Virtual reality and exoskeleton help paraplegics partially recover, study finds
Virtual reality may mostly be used for gaming or entertainment, but researchers have discovered a stunning side-effect that suggests it may help restore feeling and movement in patients with seemingly irreversible spinal cord injuries, a new study shows.
Researchers at Duke University were able to return some muscle movement and sensation in paraplegic patients after simultaneously using virtual reality and brain-controlled robotics to attempt an experimental rehab therapy, according to a small study published today in Scientific Reports by Nature.

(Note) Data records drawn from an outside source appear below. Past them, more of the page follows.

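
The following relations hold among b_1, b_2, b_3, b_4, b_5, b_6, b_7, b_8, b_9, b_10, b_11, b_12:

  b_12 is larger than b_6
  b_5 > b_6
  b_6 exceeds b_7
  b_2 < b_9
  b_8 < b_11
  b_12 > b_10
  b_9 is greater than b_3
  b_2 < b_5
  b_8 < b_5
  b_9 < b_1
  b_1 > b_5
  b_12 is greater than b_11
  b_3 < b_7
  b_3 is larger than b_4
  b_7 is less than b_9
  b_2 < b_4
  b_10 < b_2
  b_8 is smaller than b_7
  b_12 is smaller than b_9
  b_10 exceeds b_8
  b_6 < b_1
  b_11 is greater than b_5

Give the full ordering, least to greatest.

b_8 < b_10 < b_2 < b_4 < b_3 < b_7 < b_6 < b_5 < b_11 < b_12 < b_9 < b_1

Each adjacent pair is fixed by a given relation: b_8 < b_10; b_10 < b_2; b_2 < b_4; b_4 < b_3; b_3 < b_7; b_7 < b_6; b_6 < b_5; b_5 < b_11; b_11 < b_12; b_12 < b_9; b_9 < b_1. Chaining them end to end gives the full order.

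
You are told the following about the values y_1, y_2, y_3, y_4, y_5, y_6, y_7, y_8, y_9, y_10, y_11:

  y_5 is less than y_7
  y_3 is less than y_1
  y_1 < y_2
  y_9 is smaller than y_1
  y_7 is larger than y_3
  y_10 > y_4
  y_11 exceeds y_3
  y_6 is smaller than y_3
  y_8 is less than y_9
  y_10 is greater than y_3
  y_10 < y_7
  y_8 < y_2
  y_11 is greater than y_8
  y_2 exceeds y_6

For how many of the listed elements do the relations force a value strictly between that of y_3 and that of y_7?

Chaining upward from y_3 reaches: y_10, y_1, y_2, y_11.
Chaining downward from y_7 reaches: y_4, y_6, y_5, y_10.
Strictly between y_3 and y_7 are those in both lists: y_10 — 1 element.

1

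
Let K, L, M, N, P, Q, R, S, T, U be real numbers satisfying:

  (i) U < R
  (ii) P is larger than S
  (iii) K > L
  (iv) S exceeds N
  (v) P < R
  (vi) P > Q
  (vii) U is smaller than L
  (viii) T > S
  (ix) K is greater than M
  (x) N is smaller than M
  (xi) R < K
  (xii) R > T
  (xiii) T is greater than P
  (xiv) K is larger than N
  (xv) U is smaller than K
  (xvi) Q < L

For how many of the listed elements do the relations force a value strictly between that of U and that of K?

2

Chaining upward from U reaches: R, L.
Chaining downward from K reaches: N, M, Q, S, P, T, R, L.
Strictly between U and K are those in both lists: R, L — 2 elements.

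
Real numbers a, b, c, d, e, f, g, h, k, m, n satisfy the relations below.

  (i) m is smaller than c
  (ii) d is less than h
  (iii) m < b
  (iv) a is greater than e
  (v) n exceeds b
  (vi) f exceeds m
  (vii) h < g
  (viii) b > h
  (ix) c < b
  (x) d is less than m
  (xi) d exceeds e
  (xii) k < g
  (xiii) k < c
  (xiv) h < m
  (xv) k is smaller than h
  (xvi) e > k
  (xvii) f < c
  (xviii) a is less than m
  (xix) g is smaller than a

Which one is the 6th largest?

a

Chaining the given pairs: k < e < d < h < g < a < m < f < c < b < n.
Counting 6 from the largest end gives a.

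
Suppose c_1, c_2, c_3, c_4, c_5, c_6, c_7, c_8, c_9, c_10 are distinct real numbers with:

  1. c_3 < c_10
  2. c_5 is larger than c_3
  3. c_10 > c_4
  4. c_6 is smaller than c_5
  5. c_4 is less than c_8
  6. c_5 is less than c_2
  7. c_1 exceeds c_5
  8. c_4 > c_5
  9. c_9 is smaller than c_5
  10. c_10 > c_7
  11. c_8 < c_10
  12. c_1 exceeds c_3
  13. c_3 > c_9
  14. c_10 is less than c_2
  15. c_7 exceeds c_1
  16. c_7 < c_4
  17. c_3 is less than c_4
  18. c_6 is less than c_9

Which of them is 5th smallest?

Chaining the given pairs: c_6 < c_9 < c_3 < c_5 < c_1 < c_7 < c_4 < c_8 < c_10 < c_2.
Counting 5 from the smallest end gives c_1.

c_1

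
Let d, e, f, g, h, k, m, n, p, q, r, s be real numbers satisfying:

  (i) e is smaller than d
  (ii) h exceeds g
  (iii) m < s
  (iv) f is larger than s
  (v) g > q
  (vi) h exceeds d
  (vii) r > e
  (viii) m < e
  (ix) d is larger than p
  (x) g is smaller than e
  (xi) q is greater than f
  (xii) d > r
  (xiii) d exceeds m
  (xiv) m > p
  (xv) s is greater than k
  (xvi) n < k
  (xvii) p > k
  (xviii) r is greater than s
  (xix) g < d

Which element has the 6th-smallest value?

The consecutive relations fix a unique order: n < k < p < m < s < f < q < g < e < r < d < h.
The 6th smallest is f.

f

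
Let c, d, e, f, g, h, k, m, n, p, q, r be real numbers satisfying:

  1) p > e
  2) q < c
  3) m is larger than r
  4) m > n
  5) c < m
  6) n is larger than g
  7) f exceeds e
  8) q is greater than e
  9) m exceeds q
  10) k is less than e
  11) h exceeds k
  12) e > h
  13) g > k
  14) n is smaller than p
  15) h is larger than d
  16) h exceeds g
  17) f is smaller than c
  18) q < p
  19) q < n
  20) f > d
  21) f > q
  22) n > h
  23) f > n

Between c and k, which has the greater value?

c

Link the given pairs in sequence: k < g; g < h; h < e; e < q; q < f; f < c.
Chaining these gives k < g < h < e < q < f < c.
So k < c; c is the larger of the two.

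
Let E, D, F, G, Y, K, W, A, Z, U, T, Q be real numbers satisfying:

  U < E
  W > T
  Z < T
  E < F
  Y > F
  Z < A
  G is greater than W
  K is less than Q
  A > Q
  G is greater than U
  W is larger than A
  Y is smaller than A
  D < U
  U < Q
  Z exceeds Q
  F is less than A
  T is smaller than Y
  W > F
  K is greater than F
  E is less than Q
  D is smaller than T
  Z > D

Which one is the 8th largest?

K

The consecutive relations fix a unique order: D < U < E < F < K < Q < Z < T < Y < A < W < G.
The 8th largest is K.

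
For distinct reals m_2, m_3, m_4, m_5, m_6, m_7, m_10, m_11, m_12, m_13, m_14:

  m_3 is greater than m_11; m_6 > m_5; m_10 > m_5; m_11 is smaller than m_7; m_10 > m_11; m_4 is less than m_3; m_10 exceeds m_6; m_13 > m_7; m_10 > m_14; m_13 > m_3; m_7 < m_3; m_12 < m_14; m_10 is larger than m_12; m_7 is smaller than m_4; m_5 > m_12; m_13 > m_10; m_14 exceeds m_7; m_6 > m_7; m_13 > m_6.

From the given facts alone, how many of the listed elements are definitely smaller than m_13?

The elements the relations force below m_13 are m_11, m_12, m_5, m_7, m_14, m_6, m_4, m_10, m_3 — no chain reaches any other.
That is 9.

9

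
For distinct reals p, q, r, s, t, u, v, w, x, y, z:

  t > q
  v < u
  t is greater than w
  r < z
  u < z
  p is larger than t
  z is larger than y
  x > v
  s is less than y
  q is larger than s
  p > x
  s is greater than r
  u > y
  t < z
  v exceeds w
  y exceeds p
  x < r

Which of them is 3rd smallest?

The consecutive relations fix a unique order: w < v < x < r < s < q < t < p < y < u < z.
Counting 3 from the smallest end gives x.

x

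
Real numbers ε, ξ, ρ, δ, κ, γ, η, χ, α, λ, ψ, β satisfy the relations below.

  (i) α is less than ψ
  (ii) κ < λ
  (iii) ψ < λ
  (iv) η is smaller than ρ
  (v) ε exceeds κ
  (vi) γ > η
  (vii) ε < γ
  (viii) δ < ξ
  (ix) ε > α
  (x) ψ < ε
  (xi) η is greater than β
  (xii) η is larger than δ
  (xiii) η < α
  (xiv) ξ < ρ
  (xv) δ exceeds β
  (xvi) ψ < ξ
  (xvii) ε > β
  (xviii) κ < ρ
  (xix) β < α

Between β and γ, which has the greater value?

γ

β < δ and δ < η give β < η.
Then η < α extends the chain to α.
Then α < ψ extends the chain to ψ.
With ψ < ε: β < δ < η < α < ψ < ε.
Then ε < γ extends the chain to γ.
So β < γ; γ is the larger of the two.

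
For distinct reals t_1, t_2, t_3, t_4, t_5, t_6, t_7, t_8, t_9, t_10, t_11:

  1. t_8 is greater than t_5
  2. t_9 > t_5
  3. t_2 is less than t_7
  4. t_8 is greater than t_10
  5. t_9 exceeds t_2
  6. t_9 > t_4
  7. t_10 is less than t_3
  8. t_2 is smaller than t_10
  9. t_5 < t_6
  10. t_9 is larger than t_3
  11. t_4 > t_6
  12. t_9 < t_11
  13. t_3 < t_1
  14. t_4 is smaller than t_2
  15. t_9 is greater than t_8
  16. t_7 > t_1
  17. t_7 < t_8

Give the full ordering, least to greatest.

t_5 < t_6 < t_4 < t_2 < t_10 < t_3 < t_1 < t_7 < t_8 < t_9 < t_11

The consecutive links are each given: t_5 < t_6; t_6 < t_4; t_4 < t_2; t_2 < t_10; t_10 < t_3; t_3 < t_1; t_1 < t_7; t_7 < t_8; t_8 < t_9; t_9 < t_11.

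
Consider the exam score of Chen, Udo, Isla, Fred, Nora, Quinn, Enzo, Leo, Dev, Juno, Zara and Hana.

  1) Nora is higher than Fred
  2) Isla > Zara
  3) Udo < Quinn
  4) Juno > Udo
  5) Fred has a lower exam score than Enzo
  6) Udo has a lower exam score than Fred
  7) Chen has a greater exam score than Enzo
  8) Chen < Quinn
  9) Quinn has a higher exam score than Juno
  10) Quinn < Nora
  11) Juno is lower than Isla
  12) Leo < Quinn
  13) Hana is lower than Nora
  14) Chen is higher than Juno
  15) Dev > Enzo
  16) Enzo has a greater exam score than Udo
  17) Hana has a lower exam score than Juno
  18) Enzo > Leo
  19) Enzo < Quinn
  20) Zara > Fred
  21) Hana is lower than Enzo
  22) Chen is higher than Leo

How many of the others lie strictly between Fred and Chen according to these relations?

1

Chaining upward from Fred reaches: Zara, Enzo, Dev, Quinn, Nora, Isla.
Chaining downward from Chen reaches: Leo, Hana, Udo, Juno, Enzo.
Strictly between Fred and Chen are those in both lists: Enzo — 1 element.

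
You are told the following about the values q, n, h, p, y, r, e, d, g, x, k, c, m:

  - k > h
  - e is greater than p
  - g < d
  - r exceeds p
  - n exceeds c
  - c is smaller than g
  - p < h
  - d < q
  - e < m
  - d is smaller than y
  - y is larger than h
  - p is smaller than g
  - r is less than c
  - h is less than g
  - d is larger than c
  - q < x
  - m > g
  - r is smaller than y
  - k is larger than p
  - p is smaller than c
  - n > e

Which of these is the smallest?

p

h is not least since p < h; r is not least since p < r; c is not least since p < c; e is not least since p < e; g is not least since p < g; d is not least since g < d; n is not least since c < n; q is not least since d < q; x is not least since q < x; m is not least since g < m; y is not least since r < y; k is not least since h < k.
Only p has nothing below it, so p is the smallest.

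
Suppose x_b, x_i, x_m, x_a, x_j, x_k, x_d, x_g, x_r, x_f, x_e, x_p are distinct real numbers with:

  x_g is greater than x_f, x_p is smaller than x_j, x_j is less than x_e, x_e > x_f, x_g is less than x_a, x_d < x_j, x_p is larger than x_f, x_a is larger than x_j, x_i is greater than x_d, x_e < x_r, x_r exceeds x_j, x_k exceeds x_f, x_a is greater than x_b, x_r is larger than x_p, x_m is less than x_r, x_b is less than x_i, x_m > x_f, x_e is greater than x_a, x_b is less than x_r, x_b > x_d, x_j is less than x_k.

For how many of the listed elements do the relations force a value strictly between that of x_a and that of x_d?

2

The relations place x_d below x_a. An element lies strictly between them when it is forced above x_d and also forced below x_a.
Above x_d: {x_b, x_j, x_e, x_r, x_k, x_i}. Below x_a: {x_f, x_g, x_p, x_b, x_j}.
Intersection: {x_b, x_j} — 2.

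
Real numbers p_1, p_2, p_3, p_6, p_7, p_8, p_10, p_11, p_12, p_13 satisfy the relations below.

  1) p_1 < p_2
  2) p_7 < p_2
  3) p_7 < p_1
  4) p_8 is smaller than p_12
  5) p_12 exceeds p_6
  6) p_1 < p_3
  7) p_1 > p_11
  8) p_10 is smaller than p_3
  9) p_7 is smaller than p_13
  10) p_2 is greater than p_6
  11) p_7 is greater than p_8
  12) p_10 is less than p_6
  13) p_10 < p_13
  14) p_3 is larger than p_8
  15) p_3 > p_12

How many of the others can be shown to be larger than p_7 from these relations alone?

4

Directly above p_7: p_1, p_2, p_13.
One step further: p_3 (4 so far).
Nothing else is reachable above p_7; 4 in all.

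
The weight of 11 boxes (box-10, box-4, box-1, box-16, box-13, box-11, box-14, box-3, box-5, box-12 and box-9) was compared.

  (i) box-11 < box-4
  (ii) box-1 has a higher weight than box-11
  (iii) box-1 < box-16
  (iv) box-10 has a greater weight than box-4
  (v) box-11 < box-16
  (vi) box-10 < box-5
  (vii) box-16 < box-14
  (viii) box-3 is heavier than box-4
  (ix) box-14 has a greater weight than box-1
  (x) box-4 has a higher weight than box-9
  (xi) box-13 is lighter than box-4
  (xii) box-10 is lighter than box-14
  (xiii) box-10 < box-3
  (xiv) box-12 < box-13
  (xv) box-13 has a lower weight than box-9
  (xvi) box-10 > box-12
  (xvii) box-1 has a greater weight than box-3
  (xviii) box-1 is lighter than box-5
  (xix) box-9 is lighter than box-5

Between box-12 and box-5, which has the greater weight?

The relevant relations are box-12 < box-13; box-13 < box-9; box-9 < box-4; box-4 < box-10; box-10 < box-3; box-3 < box-1; box-1 < box-5.
Together: box-12 < box-13 < box-9 < box-4 < box-10 < box-3 < box-1 < box-5.
So box-12 < box-5; box-5 is the heavier of the two.

box-5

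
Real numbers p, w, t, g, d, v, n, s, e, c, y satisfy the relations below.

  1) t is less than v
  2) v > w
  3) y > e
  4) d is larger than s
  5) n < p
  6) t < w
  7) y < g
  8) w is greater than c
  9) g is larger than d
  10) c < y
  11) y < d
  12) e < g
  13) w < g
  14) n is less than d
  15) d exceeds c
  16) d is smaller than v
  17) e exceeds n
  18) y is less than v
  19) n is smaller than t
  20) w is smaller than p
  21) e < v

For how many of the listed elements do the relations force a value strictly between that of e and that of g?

The relations place e below g. An element lies strictly between them when it is forced above e and also forced below g.
Above e: {y, d, v}. Below g: {n, c, s, y, t, w, d}.
Intersection: {y, d} — 2.

2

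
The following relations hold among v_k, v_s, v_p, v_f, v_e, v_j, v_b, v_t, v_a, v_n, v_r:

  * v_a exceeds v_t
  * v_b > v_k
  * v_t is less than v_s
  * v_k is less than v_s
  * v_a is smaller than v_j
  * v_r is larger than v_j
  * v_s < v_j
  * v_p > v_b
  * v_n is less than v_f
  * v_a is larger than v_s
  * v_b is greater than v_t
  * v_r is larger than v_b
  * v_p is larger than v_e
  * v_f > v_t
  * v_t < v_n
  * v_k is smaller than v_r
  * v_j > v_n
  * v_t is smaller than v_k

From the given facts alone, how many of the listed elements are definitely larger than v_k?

6

From v_k the given relations immediately reach v_b, v_s, v_r.
From those, v_a, v_p, v_j — 6 in total.
Nothing else is reachable above v_k; 6 in all.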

“Linking brains to machines directly and providing feedback, we may have created a potential rehab therapy," said Dr. Miguel Nicolelis, co-author of the study and the founder of the Center for Neuroengineering at Duke University and Duke School of Medicine professor in neuroscience.
Researchers used virtual reality and robotic exoskeletons to help train patients to use their thoughts to move. Patients first trained using the virtual reality to mimic walking through an avatar.
The device used is called Brain-Machine Interface, a computer system that records brain signals from human thoughts. The computer translates the recordings into commands to output devices. Patients had to imagine themselves making lower limb movements and then electrical signals from the brain were translated to the computer and moved each patients' avatar on the virtual reality screen. As their digital counterpart took a step, the patient felt the thud of the foot in their arm via an electrical signal.
After that initial training, patients then used the same technique while wearing a robotic exoskeleton. The device allowed the patient to "walk" with the help of the machinery as they controlled the machine with their mind.
However, the most thrilling aspect of the study was completely unexpected. After using the exoskeleton, some patients started to regain some sensation and some muscle movement on their own.
“Everybody was stunned to see the footage of these movements,” Nicolelis said. The patients "could see how science could help.”
One patient, previously unable to stand due to a spinal cord injury, became capable of walking using a walker, braces and the assistance of a therapist, according to the study. This was all the more surprising because of the severity of the patients' injuries.
The eight patients in the study had been clinically diagnosed with a spinal cord injury at least one year prior to the study. Seven patients had a complete injury as classified by the American Spinal Injury Association (ASIA) Impairment Scale, and one patient had an incomplete injury.
Both researchers and patients were overwhelmed by the unexpected results seen in all eight patients.
Researchers theorize that their intense training protocol may trigger an “awakening” of the surviving nerves that remain intact below the spinal cord injury level but are dormant.
“I am very hopeful that we will be able to share these details with spinal rehab centers around the world," Nicolelis said. “If it works with spinal cord injuries, it may work with other injuries such as stroke."
Researchers continue to see improvements in functional recovery in patients who have continued training after the first 12 months, Nicolelis said. More research will be needed to confirm these results from the small study and to better understand the mechanism that may have allowed these patients to recover some movement and sensation below their spinal injury.
Alexandra Bennewith, vice president of government relations at the nonprofit United Spinal Cord Injury Association, said the technology sounded "amazing" but that it needed to be proven to help people on a larger scale.
“I hope that the study shows that is it has long-lasting effects that can be broadened to more individuals," she said. "There is a such a clamoring need for new trials, new innovations, new technologies. ... People are willing to try things if it will help them gain more functional ability."